Today, I’m wondering where I should be drawing the line between prudence and paranoia.

Daily digest 1

Some news of the day, in easy to swallow bites

A Supreme take on tolerance

One cool thing about retired justices of the Supreme Court is they tell us what they really think about things, like John Paul Stevens dropping his impartiality to talk about the community-center-with-a-mosque-near-ground-zero affair that we discussed back in August.

He said that a nation built by people who fled religious persecution “should understand why American Muslims should enjoy the freedom to build their places of worship wherever permitted by local zoning laws.”

(snip)

He called the [National Japanese American Memorial] “a powerful reminder of the fact that ignorance — that is to say, fear of the unknown — is the source of most invidious prejudice.”

Princess Leia inspires boy—to build hologram

Another cool thing—real holograms!

Worst thing about being president was name-calling?

Former President George W. Bush says the lowest point of his presidency was when Kanye West called him a racist over the government’s response to Hurricane Katrina.  Really?  It wasn’t September 11, or not catching bin Laden, or the economic crash with the bankruptcies, foreclosures, debt, and job losses?  It wasn’t lying to start a war that’s cost thousands of American lives and tens of thousands of Iraqi lives, or Abu Ghraib?  Not even the fact you couldn’t help ease the very real suffering of those victims of Katrina?  (And why do you care what Kanye West thinks?  Are you really so self-absorbed that you think that’s the worst thing that happened during those eight years?  Really?)

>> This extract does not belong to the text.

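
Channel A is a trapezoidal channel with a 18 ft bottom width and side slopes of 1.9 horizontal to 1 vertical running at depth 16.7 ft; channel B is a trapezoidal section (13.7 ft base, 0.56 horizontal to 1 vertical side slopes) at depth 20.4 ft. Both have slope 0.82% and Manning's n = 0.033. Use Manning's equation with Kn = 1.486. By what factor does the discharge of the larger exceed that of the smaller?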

A lot of that daily 200 mil is for Michelle’s hairdressers

You can say almost anything and be believed, if you’re careful who you speak to.  Citing only a report in one Indian newspaper, which cites only one unnamed source, the geniuses of the political right have been trumpeting their disgust about the “fact” that our government is going to spend $200 million a day on President Obama’s diplomatic trip to India, including sending 34 warships to sit security off the coast of Mumbai.  Yeah, more than the daily cost of the war in Afghanistan, or the full purchase price of the New Jersey Nets.  Talk about your willing suspension of disbelief…

We’ve also just learned that water is wet

No, really: they sequenced Ozzy Osbourne’s DNA and confirmed what had long been suspected: he’s a mutant.